Accordingly, there is a need for an apparatus and method to synchronize write data in memory systems employing separate command and write clocks which may incur a phase shift.
The present invention is directed at a method and apparatus for synchronizing write data in a synchronous semiconductor memory device and system which supports separate write and command clocks. The present invention permits the synchronous semiconductor memory device to accurately determine upon which write clock cycle it begins to accept write data, even if there is an arbitrary phase shift between the command and write clocks.
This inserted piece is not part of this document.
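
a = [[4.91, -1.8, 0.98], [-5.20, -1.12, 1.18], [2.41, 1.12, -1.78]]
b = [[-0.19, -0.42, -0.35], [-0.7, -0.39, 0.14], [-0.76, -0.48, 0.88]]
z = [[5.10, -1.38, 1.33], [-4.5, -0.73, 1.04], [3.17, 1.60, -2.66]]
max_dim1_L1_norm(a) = 7.69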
The present invention takes advantage of the unbuffered data strobe signal which is normally unused during a write operation. The memory controller of the present invention transmits a write flag on the data strobe signal line on the write clock cycle upon which the synchronous semiconductor memory device should begin accepting write data. The synchronous semiconductor memory device of the present invention detects the write flag transmitted by the memory controller and begins accepting write data when it detects the write flag.